Книг, чертежей, вырезок из журналов в доме была целая этажерка, и Павлуше понадобилась всего неделя, чтоб освежить память и сообразить, что именно и когда следует делать.
И потом Павлуша рассчитывал, что папаша его недолго будет стоять в сторонке. Павлуша брал советы у отца, тот охотно их давал, но горения приблизиться к лодке у него не было.
И вот в начале июня настал день тот первый, когда Павлуша впервые подступил к лодке.
Помощников да и просто наблюдателей, как всегда в начале любого дела, собралось немало. Хотя Алексей Игнатьевич, главмастер, не пришел, – у него, как назло, какое-то более неотложное дело случилось.
А потом Павлуша один остался – подразбрелся народишко, это ведь не на воду лодку спускать, когда любопытство заедает, – а ну как сразу даст она течь, – а так что за интерес: ну удаляет Павлуша шпаклевку с красно-медных заклепок – и пусть удаляет, ну прошелся паяльной лампой по краске, чтоб слупить ее, – тоже пусть, запашок горелой краски в нос шибает, это да, – пусть Павлуша сам его и вдыхает, раз ввязался в дело такое.
А вот уже день следующий: тоже жаркий, но сухой, не душный, солнце раскалило воздух, а он дрожит от жары, неподвижный залив слепит глаза, пространства так прозрачны, что справа виден блеск Исаакия, до ближайшего форта пять километров, а видна всякая выбоина на нем – волшебное время, пространства скрадены жарой, все смещено, закручено, раскалено.
Лениво копошатся люди в неоглядном дворе – распахнуты гаражи, дети прячутся в тени, движения людей экономные, словно бы человек по этакой жаре собирается жить не день, но век, словно человек не в Фонареве живет, но в Ницце. Двор вспыхнул разноцветными флагами воскресной стирки, да вот он и скандальчик – кто-то пытается ковры выбивать, а пыль – куда ей деться – медленно оседает на влажное белье, так ведь воскресенье одно хоть для стирки, хоть для ковробоя, однако нет сил у людей на серьезную ссору, так, легкий шип – ну там ты гопник либо скобарь, да так все по мелочам, да и разойдутся себе. И трещат мотоциклы, и пионеры из «Архимедика» врубили на полную катушку «Не отрекаются, любя» – рано, рано созревают наши юные друзья.
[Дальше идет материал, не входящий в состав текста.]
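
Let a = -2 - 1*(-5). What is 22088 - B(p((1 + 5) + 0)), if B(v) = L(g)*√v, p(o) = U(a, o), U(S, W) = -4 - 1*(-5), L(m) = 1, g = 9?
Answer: 22087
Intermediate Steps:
a = 3 (a = -2 + 5 = 3)
U(S, W) = 1 (U(S, W) = -4 + 5 = 1)
p(o) = 1
B(v) = √v (B(v) = 1*√v = √v)
22088 - B(p((1 + 5) + 0)) = 22088 - √1 = 22088 - 1*1 = 22088 - 1 = 22087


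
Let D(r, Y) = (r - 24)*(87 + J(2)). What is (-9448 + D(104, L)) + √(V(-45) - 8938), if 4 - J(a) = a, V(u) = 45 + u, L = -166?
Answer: -2328 + I*√8938 ≈ -2328.0 + 94.541*I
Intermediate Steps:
J(a) = 4 - a
D(r, Y) = -2136 + 89*r (D(r, Y) = (r - 24)*(87 + (4 - 1*2)) = (-24 + r)*(87 + (4 - 2)) = (-24 + r)*(87 + 2) = (-24 + r)*89 = -2136 + 89*r)
(-9448 + D(104, L)) + √(V(-45) - 8938) = (-9448 + (-2136 + 89*104)) + √((45 - 45) - 8938) = (-9448 + (-2136 + 9256)) + √(0 - 8938) = (-9448 + 7120) + √(-8938) = -2328 + I*√8938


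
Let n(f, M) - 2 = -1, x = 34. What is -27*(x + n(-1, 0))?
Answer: -945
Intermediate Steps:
n(f, M) = 1 (n(f, M) = 2 - 1 = 1)
-27*(x + n(-1, 0)) = -27*(34 + 1) = -27*35 = -945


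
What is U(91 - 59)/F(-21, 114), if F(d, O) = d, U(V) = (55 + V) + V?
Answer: -17/3 ≈ -5.6667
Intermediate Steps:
U(V) = 55 + 2*V
U(91 - 59)/F(-21, 114) = (55 + 2*(91 - 59))/(-21) = (55 + 2*32)*(-1/21) = (55 + 64)*(-1/21) = 119*(-1/21) = -17/3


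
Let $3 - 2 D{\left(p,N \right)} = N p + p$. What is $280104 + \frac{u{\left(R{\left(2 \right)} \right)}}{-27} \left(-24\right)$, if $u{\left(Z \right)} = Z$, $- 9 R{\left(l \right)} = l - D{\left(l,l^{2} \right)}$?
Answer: $\frac{22688380}{81} \approx 2.801 \cdot 10^{5}$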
А вот и Павлуша – он шкрябает поверхность лодки.
А теперь снова кликнуть помощников – сейчас натянем полотнища да и влепим их в лодку. И Павлуша руки смазал вазелином, очки защитные надел да резиновые перчатки и поднял руки над головой, и пальцами пошевелил для верности, и, пританцовывая у лодки, руками стал протопывать полотнища, да начинал с середины, да следил, чтоб не было пузырей, а если пузырь появлялся, то Павлуша давил его гаечным ключом, он время от времени останавливал танец, и, чтоб поправить перчатки, поднимал руки кверху, и снова пританцовывал у лодки.
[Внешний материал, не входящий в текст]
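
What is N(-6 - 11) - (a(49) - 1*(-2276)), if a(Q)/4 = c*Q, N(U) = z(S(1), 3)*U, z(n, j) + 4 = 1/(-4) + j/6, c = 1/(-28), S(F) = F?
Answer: -8821/4 ≈ -2205.3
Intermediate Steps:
c = -1/28 ≈ -0.035714
z(n, j) = -17/4 + j/6 (z(n, j) = -4 + (1/(-4) + j/6) = -4 + (1*(-1/4) + j*(1/6)) = -4 + (-1/4 + j/6) = -17/4 + j/6)
N(U) = -15*U/4 (N(U) = (-17/4 + (1/6)*3)*U = (-17/4 + 1/2)*U = -15*U/4)
a(Q) = -Q/7 (a(Q) = 4*(-Q/28) = -Q/7)
N(-6 - 11) - (a(49) - 1*(-2276)) = -15*(-6 - 11)/4 - (-1/7*49 - 1*(-2276)) = -15/4*(-17) - (-7 + 2276) = 255/4 - 1*2269 = 255/4 - 2269 = -8821/4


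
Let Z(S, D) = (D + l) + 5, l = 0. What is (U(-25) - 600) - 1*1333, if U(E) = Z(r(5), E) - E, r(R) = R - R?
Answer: -1928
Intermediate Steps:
r(R) = 0
Z(S, D) = 5 + D (Z(S, D) = (D + 0) + 5 = D + 5 = 5 + D)
U(E) = 5 (U(E) = (5 + E) - E = 5)
(U(-25) - 600) - 1*1333 = (5 - 600) - 1*1333 = -595 - 1333 = -1928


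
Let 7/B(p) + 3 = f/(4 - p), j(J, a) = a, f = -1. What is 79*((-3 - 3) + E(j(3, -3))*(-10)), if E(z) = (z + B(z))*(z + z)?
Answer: -277764/11 ≈ -25251.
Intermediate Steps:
B(p) = 7/(-3 - 1/(4 - p))
E(z) = 2*z*(z + 7*(4 - z)/(-13 + 3*z)) (E(z) = (z + 7*(4 - z)/(-13 + 3*z))*(z + z) = (z + 7*(4 - z)/(-13 + 3*z))*(2*z) = 2*z*(z + 7*(4 - z)/(-13 + 3*z)))
79*((-3 - 3) + E(j(3, -3))*(-10)) = 79*((-3 - 3) + (2*(-3)*(28 - 20*(-3) + 3*(-3)²)/(-13 + 3*(-3)))*(-10)) = 79*(-6 + (2*(-3)*(28 + 60 + 3*9)/(-13 - 9))*(-10)) = 79*(-6 + (2*(-3)*(28 + 60 + 27)/(-22))*(-10)) = 79*(-6 + (2*(-3)*(-1/22)*115)*(-10)) = 79*(-6 + (345/11)*(-10)) = 79*(-6 - 3450/11) = 79*(-3516/11) = -277764/11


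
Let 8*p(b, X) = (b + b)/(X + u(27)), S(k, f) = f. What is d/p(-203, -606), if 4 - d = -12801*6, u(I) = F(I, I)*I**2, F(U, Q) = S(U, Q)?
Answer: -5861217480/203 ≈ -2.8873e+7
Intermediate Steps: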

Он был хорош, Павлуша, в это время – движения точные, нет ничего лишнего – знает человек свое дело.
А потом Павлуша принес из дому бидон с холодным пивом, и все, кто помогал ему в такой день, легли на землю чуть влажную в тени от кочегарки и пересохшими губами припадали поочередно к бидону – да есть ли что лучше, чем лежать в тени в жаркий день и пить холодное пиво, да чтоб рядом с тобой были друзья беззлобные.
Пошла себе гражданская жизнь Павлуши, сперва медленно, тягуче, а потом все резвее и резвее да и понеслась во весь дух. И месяц отсквозил, и другой, отсветили свое белые ночи, все раньше и раньше стало солнце клевать залив и вплывать в него на ночь – так покатилась Павлушина жизнь.
Он и отдохнул-то от армии пять дней, а потом поступил на мебельный комбинат. Но сейчас главное дело для него было в лодке. Потому, во-первых, что обещал сделать, потому еще, что стал Павлуша к лодке прикипать, и это была его первая лодка и опозориться он никак не хотел, ну и главное – лодку он мастерил для отца Любы, а Любу он вспоминал ежедневно и надеялся предстать перед нею в наилучшем виде.
Все вечера с семи и до одиннадцати Павлуша просиживал в лодке. То есть сначала, конечно, возле лодки, это когда днище до ватерлинии покрывал суриком на эпоксидке, а потом звал друзей, чтоб снова перевернуть лодку, и уж с тех пор сидел внутри. Ну, конечно, еще и потому сидел все вечера в лодке, что особенно-то ему и деваться было некуда.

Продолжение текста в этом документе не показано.